董立松点了点头,对董立海说:“哥,你的板车呢!”
“板车在院子里,你自己拉去!”董立海没好气地说。
弟弟撵走了自己的内侄,回家老婆还不知道怎麽朝自己发脾气呢,他当然是黑着脸。
董立松无法,只得道:“这里离咱家不远,瑞巧,我抱你回去吧。”
“慢着,立松,咱们先吃饭,吃完饭让你表哥开车送你回去吧。”三姨说。
董老头就说:“三姨已经做好了一大桌菜,我们哪能不吃就回去呢,让瑞巧先躺床上休息回,我们去吃饭。”
于是衆人回到堂屋,气氛重又变好起来,热热闹闹地吃了饭。
中间董立松端了些饭菜来到床头给瑞巧吃,乘着四下无人,他悄声问:“没事吧?”瑞巧摇了摇头。

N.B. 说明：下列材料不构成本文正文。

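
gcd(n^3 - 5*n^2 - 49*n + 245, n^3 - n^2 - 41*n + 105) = n^2 + 2*n - 35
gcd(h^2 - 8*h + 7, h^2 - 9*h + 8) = h - 1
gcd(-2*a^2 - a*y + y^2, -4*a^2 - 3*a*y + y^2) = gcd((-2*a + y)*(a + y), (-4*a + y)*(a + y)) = a + y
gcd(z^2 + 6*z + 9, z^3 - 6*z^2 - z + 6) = 1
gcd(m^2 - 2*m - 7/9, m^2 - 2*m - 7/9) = m^2 - 2*m - 7/9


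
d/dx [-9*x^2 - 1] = -18*x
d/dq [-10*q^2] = -20*q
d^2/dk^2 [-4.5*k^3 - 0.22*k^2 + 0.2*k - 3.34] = -27.0*k - 0.44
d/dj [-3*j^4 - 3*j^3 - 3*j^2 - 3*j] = -12*j^3 - 9*j^2 - 6*j - 3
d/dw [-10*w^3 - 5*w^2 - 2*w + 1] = -30*w^2 - 10*w - 2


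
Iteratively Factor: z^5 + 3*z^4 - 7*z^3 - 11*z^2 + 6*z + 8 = (z + 4)*(z^4 - z^3 - 3*z^2 + z + 2) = (z - 2)*(z + 4)*(z^3 + z^2 - z - 1) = (z - 2)*(z - 1)*(z + 4)*(z^2 + 2*z + 1) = (z - 2)*(z - 1)*(z + 1)*(z + 4)*(z + 1)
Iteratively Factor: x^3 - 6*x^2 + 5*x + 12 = (x + 1)*(x^2 - 7*x + 12) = (x - 4)*(x + 1)*(x - 3)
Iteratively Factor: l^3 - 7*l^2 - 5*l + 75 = (l + 3)*(l^2 - 10*l + 25) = (l - 5)*(l + 3)*(l - 5)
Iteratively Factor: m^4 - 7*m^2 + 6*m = (m - 1)*(m^3 + m^2 - 6*m) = (m - 1)*(m + 3)*(m^2 - 2*m) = m*(m - 1)*(m + 3)*(m - 2)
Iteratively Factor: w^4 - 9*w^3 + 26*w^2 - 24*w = (w - 3)*(w^3 - 6*w^2 + 8*w) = (w - 4)*(w - 3)*(w^2 - 2*w) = (w - 4)*(w - 3)*(w - 2)*(w)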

董立松这才放下心来,瑞巧装得太像了,表哥把脉後又那样说,他终究有些担心。
饭後,董立松抱着瑞巧,上了梁剑锋的那辆黑色的私家车。
车子一路开着到了凤头中学大门口,董立松把瑞巧抱了下来,对梁剑锋说:“表哥,进去喝杯茶吧。”。
“不用客气了,我下午还要回县城有事,就不进去了。”
瑞巧轻声对梁剑锋道:“表哥,真的多谢你!”
梁剑锋微微一笑:“我们两家是至亲,不用言谢。”
说着,梁剑锋又打开了车子的後备箱,从里面取出一个精美的红色礼品袋,递给了董立松,笑道:“表弟,初次见面,我略备了一点薄礼,还请收下。”
董立松伸手接过:“表哥,你有心了。”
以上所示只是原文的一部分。